A broken watch picked up for £10 at a car boot sale has sold at auction for £46,000.
The Rolex was discovered in a drawer by the late bargain-hunter's son, who was expecting it to sell for £500.
But the watched turned out to be a rare Rolex 17 Rubis Panerai 3636 watch - one of only 618 ever made - which were supplied during the Second World War to the Italian Navy.
They were issued to 'human torpedoes' - divers riding underwater missiles with a detachable warhead that could be used as a timed limpet mine on enemy ships.
The watches have a luminous dial to allow the divers to read them at night.
"It came to us on a valuation day by a chap with it in his pocket. The wind-up mechanism didn't work properly and so wasn't in perfect condition," Niall Williams, who sold the watch at auctioneers Wright Marshall in Cheshire, tells the Daily Mail.
"But we had a lot of interest in it and 10 phone lines taken up by bidders. When I told the vendor afterwards it sold for £46,000 he thought I had said £4,000 to £6,000 and I had to repeat it three times before he believed me."

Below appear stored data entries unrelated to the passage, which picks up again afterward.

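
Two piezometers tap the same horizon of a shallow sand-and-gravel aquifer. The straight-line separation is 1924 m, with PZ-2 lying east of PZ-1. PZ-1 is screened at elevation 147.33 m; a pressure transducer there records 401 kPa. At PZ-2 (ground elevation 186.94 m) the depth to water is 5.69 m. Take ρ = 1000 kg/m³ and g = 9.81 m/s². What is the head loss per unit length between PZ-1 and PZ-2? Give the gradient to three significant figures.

i ≈ 0.00362 m/m

Pressure head at PZ-1: ψ = P/(ρg) = 401×1000 / (1000 × 9.81) = 40.88 m.
Total head at PZ-1: h = z + ψ = 147.33 + 40.88 = 188.21 m.
Total head at PZ-2: h = 186.94 − 5.69 = 181.25 m.
Head difference: h(PZ-1) − h(PZ-2) = 188.21 − 181.25 = 6.96 m.
Hydraulic gradient: i = |Δh| / L = 6.96 / 1924 = 0.00362.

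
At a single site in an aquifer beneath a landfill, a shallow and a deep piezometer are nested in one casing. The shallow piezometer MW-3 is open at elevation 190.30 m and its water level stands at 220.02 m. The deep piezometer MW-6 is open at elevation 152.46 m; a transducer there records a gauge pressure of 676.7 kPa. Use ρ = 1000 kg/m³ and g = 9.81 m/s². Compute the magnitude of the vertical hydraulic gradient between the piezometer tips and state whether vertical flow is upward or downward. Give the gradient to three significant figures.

|i_v| ≈ 0.0375; vertical flow is upward

Total head at MW-3: h = 220.02 m (water level in the standpipe).
Pressure head at MW-6: ψ = P/(ρg) = 676.7×1000 / (1000 × 9.81) = 68.98 m.
Total head at MW-6: h = z + ψ = 152.46 + 68.98 = 221.44 m.
Δh = h(MW-3) − h(MW-6) = 220.02 − 221.44 = -1.42 m.
Vertical separation Δz = 190.30 − 152.46 = 37.84 m.
|i_v| = |Δh| / Δz = 1.42 / 37.84 = 0.0375.
Head is higher in the deep piezometer, so vertical flow is upward (discharge condition).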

Rolex is one of the most recognisable watch brands in the world, and its vintage watches tend to make much better investments than average. They aren't always as expensive as you might think, with some models changing hands for as little as £3,000.

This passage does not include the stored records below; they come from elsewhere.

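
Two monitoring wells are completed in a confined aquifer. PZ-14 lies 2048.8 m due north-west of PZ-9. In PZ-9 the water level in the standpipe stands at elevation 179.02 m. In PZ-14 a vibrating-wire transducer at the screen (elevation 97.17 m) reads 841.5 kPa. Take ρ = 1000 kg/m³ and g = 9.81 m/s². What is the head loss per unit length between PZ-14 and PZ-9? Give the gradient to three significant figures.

i ≈ 0.00192 m/m

Total head at PZ-9: h = 179.02 m (water level in the piezometer is the total head).
Pressure head at PZ-14: ψ = P/(ρg) = 841.5×1000 / (1000 × 9.81) = 85.78 m.
Total head at PZ-14: h = z + ψ = 97.17 + 85.78 = 182.95 m.
Head difference: h(PZ-9) − h(PZ-14) = 179.02 − 182.95 = -3.93 m.
Hydraulic gradient: i = |Δh| / L = 3.93 / 2048.8 = 0.00192.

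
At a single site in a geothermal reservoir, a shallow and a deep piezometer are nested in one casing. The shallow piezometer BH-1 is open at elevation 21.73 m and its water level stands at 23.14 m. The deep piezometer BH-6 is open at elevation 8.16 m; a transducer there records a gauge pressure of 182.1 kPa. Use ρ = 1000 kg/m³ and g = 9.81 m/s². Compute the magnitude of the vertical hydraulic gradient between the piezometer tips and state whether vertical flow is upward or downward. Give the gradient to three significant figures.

|i_v| ≈ 0.264; vertical flow is upward

Total head at BH-1: h = 23.14 m (water level in the standpipe).
Pressure head at BH-6: ψ = P/(ρg) = 182.1×1000 / (1000 × 9.81) = 18.56 m.
Total head at BH-6: h = z + ψ = 8.16 + 18.56 = 26.72 m.
Δh = h(BH-1) − h(BH-6) = 23.14 − 26.72 = -3.58 m.
Vertical separation Δz = 21.73 − 8.16 = 13.57 m.
|i_v| = |Δh| / Δz = 3.58 / 13.57 = 0.264.
Head is higher in the deep piezometer, so vertical flow is upward (discharge condition).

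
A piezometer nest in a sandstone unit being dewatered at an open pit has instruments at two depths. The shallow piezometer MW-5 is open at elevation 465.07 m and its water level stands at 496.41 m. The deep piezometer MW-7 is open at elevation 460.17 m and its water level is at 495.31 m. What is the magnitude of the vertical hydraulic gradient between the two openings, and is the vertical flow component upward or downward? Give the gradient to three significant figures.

Total head at MW-5: h = 496.41 m (water level in the standpipe).
Total head at MW-7: h = 495.31 m.
Δh = h(MW-5) − h(MW-7) = 496.41 − 495.31 = 1.10 m.
Vertical separation Δz = 465.07 − 460.17 = 4.90 m.
|i_v| = |Δh| / Δz = 1.10 / 4.90 = 0.224.
Head is higher in the shallow piezometer, so vertical flow is downward (recharge condition).

|i_v| ≈ 0.224; vertical flow is downward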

The vale depends on the particular model, with rarer watches generally being worth more. The serial number will reveal the year of manufacture, the material and the movement, all of which affect the price.
The materials of the bracelet, dial, and bezel also influence the value: as you'd expect, platinum versions are worth more than gold, and some models are studded with diamonds.
The condition, too, is obviously important, and the original box and papers will bump up the price.
The most expensive Rolex ever to be sold was a stainless steel Daytona 6263 Albino - one of only four known examples, which formerly belonged to Eric Clapton. It went for £909,000 last year.